Introduction
The concept of optimization revolves around the basic block. Block Optimization does not involve changes in computational results from the set of operations.

The two different scenarios of Block Optimization are as given below
- Structure-Preserving Transformations
- Algebraic Transformations
Also See, Top Down Parsing
Structure-Preserving Transformations
The Structure-Preserving Transformations in basic Block Optimization include
- Elimination of common sub-expression
- Elimination of Dead Code
- Renaming the temporary variables
- Interchanging two adjacent independent statements
Elimination of Common Sub-Expression
In this elimination technique, there is no need to repeatedly compute the same sequence expression. When the same expression is repeated, the previous computation evaluates the result.

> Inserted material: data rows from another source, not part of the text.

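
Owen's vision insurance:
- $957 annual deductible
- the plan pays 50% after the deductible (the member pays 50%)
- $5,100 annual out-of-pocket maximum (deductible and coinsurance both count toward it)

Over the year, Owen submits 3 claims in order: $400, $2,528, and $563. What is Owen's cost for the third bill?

#1 ($400): fully absorbed by the deductible. Member pays $400; OOP now $400.
#2 ($2,528): $557 finishes the deductible; $1,971 goes to coinsurance; member's 50% is $985.50. Member owes $1,542.50 (running OOP $1,942.50).
#3 ($563): 50% coinsurance on $563 = $281.50. Cost to member: $281.50. OOP to date $2,224.

$281.50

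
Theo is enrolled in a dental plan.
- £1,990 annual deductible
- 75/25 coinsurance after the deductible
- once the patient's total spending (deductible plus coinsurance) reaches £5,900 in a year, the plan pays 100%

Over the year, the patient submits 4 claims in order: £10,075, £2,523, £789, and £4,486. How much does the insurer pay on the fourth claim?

£3,425.25

Claim 1 (£10,075): £1,990 finishes the deductible; £8,085 goes to coinsurance; coinsurance £8,085 × 25% = £2,021.25. Patient owes £4,011.25 (running OOP £4,011.25). Plan pays £10,075 − £4,011.25 = £6,063.75.
Claim 2 (£2,523): 25% coinsurance on £2,523 = £630.75. Cost to patient: £630.75. OOP to date £4,642. Insurer: £2,523 − £630.75 = £1,892.25.
Claim 3 (£789): deductible met; 25% of £789 = £197.25. Patient pays £197.25; OOP now £4,839.25. Insurer: £789 − £197.25 = £591.75.
Claim 4 (£4,486): deductible already satisfied, so patient's share is 25% × £4,486 = £1,121.50. That would push OOP to £5,960.75, over the £5,900 cap, so patient pays £5,900 − £4,839.25 = £1,060.75. Insurer: £4,486 − £1,060.75 = £3,425.25.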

A sequence of expressions is taken as follows:
w: x+y
x: w-z
y: x+y
z: w-z
In the above series of expressions, the second and fourth expressions compute the same results. Hence they can be written as:
w: x+y
x: w-z
y: x+y
z: x
Elimination of Dead Code
- The situation arises when the source program contains many dead codes.
- The code does not work for future consequences once declared and defined.
- Let us consider the expression a:= b + c, where b is a dead symbol and does not serve future consequences. Then b can be eliminated safely.
Renaming the Temporary Variables
Let us consider the expression a:= b+c can be renamed as d:= b+c where
a = temporary variable
d = new temporary variable
Every expression of a can be replaced by d without changing basic block optimization.
Interchanging Two Adjacent Independent Statements
Let us consider two adjacent statements
a:= b+c
d:= e+f
The values a and d are interchangeable as the two expressions are not dependent on each other.